The research being done in these organisations is powerful, and globally relevant. But what hasn’t been recognised, is the opportunity to commercialize the research itself, rather than simply increasing yields on the underlying commodities. 

Tenacious Ventures are supporting the startups blooming from the fertile soils of cutting-edge research. It’s the silicon valley model, only dirtier (and tastier).

Fund 2

The trends that drove Fund 1 have only strengthened, and Sarah and her team are now raising a second fund to double-down on their thesis. 

“The kind of macro trends are as strong as they ever have been, in terms of digitization, new technologies, on climate pressures, on regulatory pressures; as well as deal flow, we’ve been able to attract the quality of companies we have because they say they want to work with us, the same goes for investors.
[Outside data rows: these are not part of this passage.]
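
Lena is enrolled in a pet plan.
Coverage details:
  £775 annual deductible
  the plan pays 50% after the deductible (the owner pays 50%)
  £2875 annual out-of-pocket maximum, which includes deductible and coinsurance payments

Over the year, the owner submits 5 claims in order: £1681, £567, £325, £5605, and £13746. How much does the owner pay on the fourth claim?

£1201

Claim 1 — £1681: £775 finishes the deductible; £906 goes to coinsurance; 50% of £906 = £453. Owner pays £1228; OOP now £1228.
Claim 2 — £567: 50% coinsurance on £567 = £283.50. Cost to owner: £283.50. OOP to date £1511.50.
Claim 3 — £325: deductible already satisfied, so owner's share is 50% × £325 = £162.50. Cost to owner: £162.50. OOP to date £1674.
Claim 4 — £5605: deductible met; 50% of £5605 = £2802.50. OOP would hit £4476.50 > £2875, so the cap limits the owner to £2875 − £1674 = £1201.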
And ultimately, the planet needs it.” Sarah says.

“We think there’s a real opportunity to be delivering impact and returns. So that’s given us confidence to move to Fund 2. The target size is $70 million, it could go up to $100 million. But $70 million is the target.”

Sarah and Matthew are thesis led; they do their own research to explore global problems, and the technology that could help solve it. With this thesis in hand, they go about finding startups that are building in that direction. 
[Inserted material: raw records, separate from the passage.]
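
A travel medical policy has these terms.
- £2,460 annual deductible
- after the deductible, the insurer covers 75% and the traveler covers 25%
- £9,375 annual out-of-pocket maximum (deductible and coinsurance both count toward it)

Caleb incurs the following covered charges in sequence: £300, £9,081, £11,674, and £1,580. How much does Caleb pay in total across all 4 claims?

Claim 1 — £300: all of it applies to the deductible. Traveler pays £300; OOP now £300.
Claim 2 — £9,081: deductible takes £2,160, £6,921 remains; coinsurance £6,921 × 25% = £1,730.25. Traveler owes £3,890.25 (running OOP £4,190.25).
Claim 3 — £11,674: 25% coinsurance on £11,674 = £2,918.50. Traveler owes £2,918.50 (running OOP £7,108.75).
Claim 4 — £1,580: 25% coinsurance on £1,580 = £395. Traveler pays £395; OOP now £7,503.75.
Total paid by the traveler: £300 + £3,890.25 + £2,918.50 + £395 = £7,503.75.

£7,503.75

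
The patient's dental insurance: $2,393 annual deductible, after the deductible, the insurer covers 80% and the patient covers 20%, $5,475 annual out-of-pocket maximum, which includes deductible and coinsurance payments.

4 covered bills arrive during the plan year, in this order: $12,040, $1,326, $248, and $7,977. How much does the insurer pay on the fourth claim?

Claim 1 — $12,040: deductible takes $2,393, $9,647 remains; 20% of $9,647 = $1,929.40. Patient pays $4,322.40; OOP now $4,322.40. Insurer: $12,040 − $4,322.40 = $7,717.60.
Claim 2 — $1,326: 20% coinsurance on $1,326 = $265.20. Patient pays $265.20; OOP now $4,587.60. Plan pays $1,326 − $265.20 = $1,060.80.
Claim 3 — $248: deductible met; 20% of $248 = $49.60. Patient owes $49.60 (running OOP $4,637.20). Plan pays $248 − $49.60 = $198.40.
Claim 4 — $7,977: deductible already satisfied, so patient's share is 20% × $7,977 = $1,595.40. Adding that to $4,637.20 gives $6,232.60, past the $5,475 cap; patient pays only $5,475 − $4,637.20 = $837.80. Insurer: $7,977 − $837.80 = $7,139.20.

$7,139.20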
This is a fledgling field, the research is cutting-edge, and finding people who understand the intersection between technology and farming is rare.

The feedback from founders is that they’re the only ones who not only get what they’re doing, but who’ve already thought about the problems, so they can help them to advance that thinking, rather than just getting up to speed. 

“The gap we fill is that we’re high conviction investors. We’re happy to lead, we’re happy to price, we’re happy to go in early.” Sarah says.